Tesco Launches Strategic Review of Fresh & Easy, Confirms U.S. Retreat

Tesco, the largest grocery company in the U.K., has announced a strategic review of its loss-making United States chain Fresh & Easy which could lead to sale or closure of its U.S. operations. Tesco also announced that the head of its U.S. business and the deputy chief executive of the company, Tim Mason will leave the supermarket group after 30 years' service.

"It is now clear that Fresh & Easy will not deliver acceptable shareholder returns on an appropriate time frame in its current form," the company said in a statement. "We have therefore appointed Greenhill to assist with the review of options. In recent months, we have had a number of approaches from parties interested in acquiring either all or part of Fresh & Easy, or in partnering with us to develop the Fresh & Easy business. We will communicate progress on this process when we present our full year results for the current financial year in April 2013."

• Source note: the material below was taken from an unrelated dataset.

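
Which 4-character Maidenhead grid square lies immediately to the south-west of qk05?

PK94

Longitude square 0; −1 → -1, wraps to 9, carry into field.
Longitude field Q = 16; −1 → 15 = P.
Latitude square 5; −1 → 4.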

While it said that all options under consideration, Tesco is likely to quit the US entirely. The 200-stores Fresh & Easy chain has spent nearly $1 billion on the loss-making U.S. venture since its 2007 launch and its Chief Executive Phil Clarke has been under huge pressure from investors and analyst to act. Tesco's third-quarter underlying sales growth came down to 1.8 percent from the second quarter's 6.9 percent.

Commenting on Mason's departure, Clarke said, "Tim Mason, who leaves Tesco today, has played an important part in our success over a 30 year career with the company, and he leaves with my thanks and good wishes."